The prescription drug ads that regularly air on television and appear in magazines pitch medicines directly to consumers, a strategy that the drug industry says educates Americans about various medications.
But after studying 320 of the ads, published from 1989 through 1998 in 18 magazines from BusinessWeek to Vogue, a scientific team reports that in addition to failing to educate, most don't explain the basics and some cleverly obscure facts about the products they promote.
The team found that 95% of ads named the condition for which the drugs were prescribed, but only 12% talked about how many people had the condition and 27% mentioned the causes or risk factors for the condition.
"The ads leave you largely uninformed about the medical condition that drug is intended to treat," says Robert Bell, professor of communications at UC Davis and lead author of the study, which appears in the Journal of Family Practice.
Among the facts missing are success rates (listed by only 9% of ads), how long the drug must be taken (mentioned by 11%) and how long it takes for the drug to work (mentioned by just 20% of ads).
"If the purpose of these ads was just for education, they would be saying a lot of other things," says Richard L. Kravitz, director of the UC Davis Center for Health Services Research in Primary Care and a co-author of the study. "The purpose is to encourage patients to use these drugs, which isn't always bad."
But it can be confusing, especially when ads mention how well the drugs work against placebos (sugar pills) but not against other comparable medications.
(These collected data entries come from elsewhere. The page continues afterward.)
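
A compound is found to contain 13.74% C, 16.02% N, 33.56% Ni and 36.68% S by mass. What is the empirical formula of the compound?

Assume 100 g: 13.74 g C, 16.02 g N, 33.56 g Ni, 36.68 g S.
n(C) = 13.74/12.01 = 1.144, n(N) = 16.02/14.01 = 1.143, n(Ni) = 33.56/58.69 = 0.5718, n(S) = 36.68/32.07 = 1.144
Divide by the smallest (0.5718 mol Ni): C 2.001, N 2.000, Ni 1.000, S 2.000
Ratio ≈ 2:2:1:2, so the empirical formula is C2N2NiS2

C2N2NiS2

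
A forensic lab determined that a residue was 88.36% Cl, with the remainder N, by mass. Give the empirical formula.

Assume 100 g: 88.36 g Cl, 11.64 g N.
n(Cl) = 88.36/35.45 = 2.493, n(N) = 11.64/14.01 = 0.8308
Ratios (÷ 0.8308): Cl 3.000, N 1.000
≈ 3:1 → Cl3N

Cl3N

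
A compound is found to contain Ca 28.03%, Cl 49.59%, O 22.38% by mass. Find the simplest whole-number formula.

CaCl2O2

Assume 100 g: 28.03 g Ca, 49.59 g Cl, 22.38 g O.
Moles — Ca: 28.03 / 40.08 = 0.6994 mol; Cl: 49.59 / 35.45 = 1.399 mol; O: 22.38 / 16.00 = 1.399 mol
Divide by the smallest (0.6994 mol Ca): Ca 1.000, Cl 2.000, O 2.000
≈ 1:2:2 → CaCl2O2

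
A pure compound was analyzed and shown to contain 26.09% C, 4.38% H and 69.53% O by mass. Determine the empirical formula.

CH2O2

Assume 100 g: 26.09 g C, 4.38 g H, 69.53 g O.
Moles — C: 26.09 / 12.01 = 2.172 mol; H: 4.38 / 1.008 = 4.345 mol; O: 69.53 / 16.00 = 4.346 mol
Ratios (÷ 2.172): C 1.000, H 2.000, O 2.000
Ratio ≈ 1:2:2, so the empirical formula is CH2O2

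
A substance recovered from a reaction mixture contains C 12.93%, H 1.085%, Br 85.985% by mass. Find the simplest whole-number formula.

CHBr

Assume 100 g: 12.93 g C, 1.085 g H, 85.985 g Br.
C: 12.93 g ÷ 12.01 g/mol = 1.077 mol
H: 1.085 g ÷ 1.008 g/mol = 1.076 mol
Br: 85.985 g ÷ 79.90 g/mol = 1.076 mol
Smallest is Br at 1.076 mol; normalising gives C 1.000, H 1.000, Br 1.000
≈ 1:1:1 → CHBr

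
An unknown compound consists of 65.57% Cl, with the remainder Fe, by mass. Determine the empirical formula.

Assume 100 g: 65.57 g Cl, 34.43 g Fe.
n(Cl) = 65.57/35.45 = 1.85, n(Fe) = 34.43/55.85 = 0.6165
Divide by the smallest (0.6165 mol Fe): Cl 3.000, Fe 1.000
≈ 3:1 → Cl3Fe

Cl3Fe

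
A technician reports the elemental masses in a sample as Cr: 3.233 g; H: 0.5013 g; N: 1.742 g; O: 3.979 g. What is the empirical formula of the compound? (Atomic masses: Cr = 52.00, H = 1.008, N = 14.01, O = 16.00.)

CrH8N2O4

n(Cr) = 3.233/52.00 = 0.06217, n(H) = 0.5013/1.008 = 0.4973, n(N) = 1.742/14.01 = 0.1243, n(O) = 3.979/16.00 = 0.2487
Smallest is Cr at 0.06217 mol; normalising gives Cr 1.000, H 7.999, N 2.000, O 4.000
→ CrH8N2O4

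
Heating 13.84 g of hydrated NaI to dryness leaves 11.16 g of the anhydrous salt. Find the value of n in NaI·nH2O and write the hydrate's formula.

NaI·2H2O

Mass of water lost = 13.84 − 11.16 = 2.68 g → 2.68 / 18.02 = 0.1487 mol H2O
Molar mass of NaI = 149.89 g/mol → mol NaI = 11.16 / 149.89 = 0.07445
n = 0.1487 / 0.07445 = 2.00 ≈ 2 → NaI·2H2O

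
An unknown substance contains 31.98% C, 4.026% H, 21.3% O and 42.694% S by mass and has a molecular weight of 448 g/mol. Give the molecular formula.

C12H18O6S6

Assume 100 g: 31.98 g C, 4.026 g H, 21.3 g O, 42.694 g S.
C: 31.98 g ÷ 12.01 g/mol = 2.663 mol
H: 4.026 g ÷ 1.008 g/mol = 3.994 mol
O: 21.3 g ÷ 16.00 g/mol = 1.331 mol
S: 42.694 g ÷ 32.07 g/mol = 1.331 mol
Smallest is O at 1.331 mol; normalising gives C 2.000, H 3.000, O 1.000, S 1.000
→ C2H3OS
Empirical-formula mass = 75.11 g/mol
n = 448 / 75.11 = 5.96 ≈ 6
Molecular formula = (C2H3OS)×6 = C12H18O6S6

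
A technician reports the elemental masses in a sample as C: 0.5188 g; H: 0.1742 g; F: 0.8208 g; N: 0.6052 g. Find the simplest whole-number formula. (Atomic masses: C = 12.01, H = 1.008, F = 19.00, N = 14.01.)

CH4FN

C: 0.5188 g ÷ 12.01 g/mol = 0.0432 mol
H: 0.1742 g ÷ 1.008 g/mol = 0.1728 mol
F: 0.8208 g ÷ 19.00 g/mol = 0.0432 mol
N: 0.6052 g ÷ 14.01 g/mol = 0.0432 mol
Smallest is C at 0.0432 mol; normalising gives C 1.000, H 4.001, F 1.000, N 1.000
→ CH4FN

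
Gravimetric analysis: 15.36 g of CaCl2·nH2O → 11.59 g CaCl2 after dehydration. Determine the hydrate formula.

Mass of water lost = 15.36 − 11.59 = 3.77 g → 3.77 / 18.02 = 0.2092 mol H2O
Molar mass of CaCl2 = 110.98 g/mol → mol CaCl2 = 11.59 / 110.98 = 0.1044
n = 0.2092 / 0.1044 = 2.00 ≈ 2 → CaCl2·2H2O

CaCl2·2H2O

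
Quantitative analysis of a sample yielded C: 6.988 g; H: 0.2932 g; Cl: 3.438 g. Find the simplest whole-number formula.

C6H3Cl

Moles — C: 6.988 / 12.01 = 0.5818 mol; H: 0.2932 / 1.008 = 0.2909 mol; Cl: 3.438 / 35.45 = 0.09698 mol
Divide by the smallest (0.09698 mol Cl): C 6.000, H 2.999, Cl 1.000
→ C6H3Cl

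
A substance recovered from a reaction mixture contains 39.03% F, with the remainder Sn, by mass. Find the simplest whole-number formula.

F4Sn

Assume 100 g: 39.03 g F, 60.97 g Sn.
n(F) = 39.03/19.00 = 2.054, n(Sn) = 60.97/118.71 = 0.5136
Smallest is Sn at 0.5136 mol; normalising gives F 4.000, Sn 1.000
≈ 4:1 → F4Sn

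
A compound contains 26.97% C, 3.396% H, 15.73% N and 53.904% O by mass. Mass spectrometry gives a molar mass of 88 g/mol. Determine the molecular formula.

C2H3NO3

Assume 100 g: 26.97 g C, 3.396 g H, 15.73 g N, 53.904 g O.
C: 26.97 g ÷ 12.01 g/mol = 2.246 mol
H: 3.396 g ÷ 1.008 g/mol = 3.369 mol
N: 15.73 g ÷ 14.01 g/mol = 1.123 mol
O: 53.904 g ÷ 16.00 g/mol = 3.369 mol
Divide by the smallest (1.123 mol N): C 2.000, H 3.001, N 1.000, O 3.001
→ C2H3NO3
Empirical-formula mass = 89.05 g/mol
n = 88 / 89.05 = 0.99 ≈ 1
Molecular formula = empirical formula = C2H3NO3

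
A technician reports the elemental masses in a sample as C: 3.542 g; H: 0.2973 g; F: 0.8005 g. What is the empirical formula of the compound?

C: 3.542 g ÷ 12.01 g/mol = 0.2949 mol
H: 0.2973 g ÷ 1.008 g/mol = 0.2949 mol
F: 0.8005 g ÷ 19.00 g/mol = 0.04213 mol
Ratios (÷ 0.04213): C 7.000, H 7.000, F 1.000
Ratio ≈ 7:7:1, so the empirical formula is C7H7F

C7H7F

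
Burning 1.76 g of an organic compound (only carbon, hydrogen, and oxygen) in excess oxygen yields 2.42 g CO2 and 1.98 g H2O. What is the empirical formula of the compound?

CH4O

mol C = 2.42 / 44.01 = 0.05499; mass C = 0.05499 × 12.01 = 0.6604 g
mol H = 2 × (1.98 / 18.02) = 0.2198; mass H = 0.2198 × 1.008 = 0.2215 g
mass O = 1.76 − (0.8819) = 0.8781 g → mol O = 0.05488
Ratios (÷ 0.05488): C 1.002, H 4.004, O 1.000
→ CH4O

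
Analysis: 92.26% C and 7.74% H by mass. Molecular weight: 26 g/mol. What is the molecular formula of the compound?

C2H2

Assume 100 g: 92.26 g C, 7.74 g H.
C: 92.26 g ÷ 12.01 g/mol = 7.682 mol
H: 7.74 g ÷ 1.008 g/mol = 7.679 mol
Smallest is H at 7.679 mol; normalising gives C 1.000, H 1.000
→ CH
Empirical-formula mass = 13.02 g/mol
n = 26 / 13.02 = 2.00 ≈ 2
Molecular formula = (CH)×2 = C2H2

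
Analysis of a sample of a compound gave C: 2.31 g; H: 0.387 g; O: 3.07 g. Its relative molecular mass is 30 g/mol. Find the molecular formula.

CH2O

n(C) = 2.31/12.01 = 0.1923, n(H) = 0.387/1.008 = 0.3839, n(O) = 3.07/16.00 = 0.1919
Ratios (÷ 0.1919): C 1.002, H 2.001, O 1.000
≈ 1:2:1 → CH2O
Empirical-formula mass = 30.03 g/mol
n = 30 / 30.03 = 1.00 ≈ 1
Molecular formula = empirical formula = CH2O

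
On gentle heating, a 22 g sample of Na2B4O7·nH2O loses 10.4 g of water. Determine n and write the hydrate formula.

Mass of anhydrous Na2B4O7 = 22 − 10.4 = 11.6 g
mol H2O = 10.4 / 18.02 = 0.5771
Molar mass of Na2B4O7 = 201.22 g/mol → mol Na2B4O7 = 11.6 / 201.22 = 0.05765
n = 0.5771 / 0.05765 = 10.01 ≈ 10 → Na2B4O7·10H2O

Na2B4O7·10H2O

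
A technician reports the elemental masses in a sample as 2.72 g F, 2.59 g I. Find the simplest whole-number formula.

F7I

F: 2.72 g ÷ 19.00 g/mol = 0.1432 mol
I: 2.59 g ÷ 126.90 g/mol = 0.02041 mol
Divide by the smallest (0.02041 mol I): F 7.014, I 1.000
≈ 7:1 → F7I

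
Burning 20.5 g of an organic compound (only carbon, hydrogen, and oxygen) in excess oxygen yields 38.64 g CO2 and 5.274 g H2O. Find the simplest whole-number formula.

mol C = 38.64 / 44.01 = 0.8780; mass C = 0.8780 × 12.01 = 10.54 g
mol H = 2 × (5.274 / 18.02) = 0.5853; mass H = 0.5853 × 1.008 = 0.5900 g
mass O = 20.5 − (11.13) = 9.365 g → mol O = 0.5853
Ratios (÷ 0.5853): C 1.500, H 1.000, O 1.000
Multiply by 2: C 3.00, H 2.00, O 2.00 → C3H2O2

C3H2O2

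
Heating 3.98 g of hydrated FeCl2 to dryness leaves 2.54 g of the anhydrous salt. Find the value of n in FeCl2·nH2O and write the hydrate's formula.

FeCl2·4H2O

Mass of water lost = 3.98 − 2.54 = 1.44 g → 1.44 / 18.02 = 0.07991 mol H2O
Molar mass of FeCl2 = 126.75 g/mol → mol FeCl2 = 2.54 / 126.75 = 0.02004
n = 0.07991 / 0.02004 = 3.99 ≈ 4 → FeCl2·4H2O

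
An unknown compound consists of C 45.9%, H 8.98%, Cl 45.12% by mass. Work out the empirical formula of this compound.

Assume 100 g: 45.9 g C, 8.98 g H, 45.12 g Cl.
C: 45.9 g ÷ 12.01 g/mol = 3.822 mol
H: 8.98 g ÷ 1.008 g/mol = 8.909 mol
Cl: 45.12 g ÷ 35.45 g/mol = 1.273 mol
Smallest is Cl at 1.273 mol; normalising gives C 3.003, H 6.999, Cl 1.000
Ratio ≈ 3:7:1, so the empirical formula is C3H7Cl

C3H7Cl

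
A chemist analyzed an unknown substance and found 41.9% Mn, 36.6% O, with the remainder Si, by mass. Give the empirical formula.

MnO3Si

Assume 100 g: 41.9 g Mn, 36.6 g O, 21.5 g Si.
n(Mn) = 41.9/54.94 = 0.7627, n(O) = 36.6/16.00 = 2.288, n(Si) = 21.5/28.09 = 0.7654
Ratios (÷ 0.7627): Mn 1.000, O 2.999, Si 1.004
≈ 1:3:1 → MnO3Si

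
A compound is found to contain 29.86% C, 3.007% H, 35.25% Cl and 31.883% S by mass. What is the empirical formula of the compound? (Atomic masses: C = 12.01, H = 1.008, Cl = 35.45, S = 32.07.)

C5H6Cl2S2

Assume 100 g: 29.86 g C, 3.007 g H, 35.25 g Cl, 31.883 g S.
C: 29.86 g ÷ 12.01 g/mol = 2.486 mol
H: 3.007 g ÷ 1.008 g/mol = 2.983 mol
Cl: 35.25 g ÷ 35.45 g/mol = 0.9944 mol
S: 31.883 g ÷ 32.07 g/mol = 0.9942 mol
Divide by the smallest (0.9942 mol S): C 2.501, H 3.001, Cl 1.000, S 1.000
Multiply by 2: C 5.00, H 6.00, Cl 2.00, S 2.00 → C5H6Cl2S2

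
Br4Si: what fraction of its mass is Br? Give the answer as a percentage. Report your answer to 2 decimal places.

91.92%

Molar mass = 4(79.90) + 1(28.09) = 347.690 g/mol
Mass of Br per mole = 4 × 79.90 = 319.600 g
% Br = 319.600 / 347.690 × 100 = 91.92%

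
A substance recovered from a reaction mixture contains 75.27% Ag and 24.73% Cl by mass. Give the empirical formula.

AgCl

Assume 100 g: 75.27 g Ag, 24.73 g Cl.
n(Ag) = 75.27/107.87 = 0.6978, n(Cl) = 24.73/35.45 = 0.6976
Divide by the smallest (0.6976 mol Cl): Ag 1.000, Cl 1.000
Ratio ≈ 1:1, so the empirical formula is AgCl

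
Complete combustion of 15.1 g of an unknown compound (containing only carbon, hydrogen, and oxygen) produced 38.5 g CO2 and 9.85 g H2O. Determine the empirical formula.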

Or when they focus on short-term effectiveness when there is little or no long-term advantage to use.
"Sometimes when they say that there's a 72% reduction in symptoms, they don't say that it goes from 3% of patients to 2% of patients," study co-author Michael S. Wilkes, professor of medicine at UCLA. The study found that the best ads, as measured by an 11-point scale, were for urologic medications (6 points), skin disorders (4 points) and psychiatric/neurologic problems (4 points). Among the worst-rated were those for cardiovascular drugs (2 points) and cancer medications (1 point).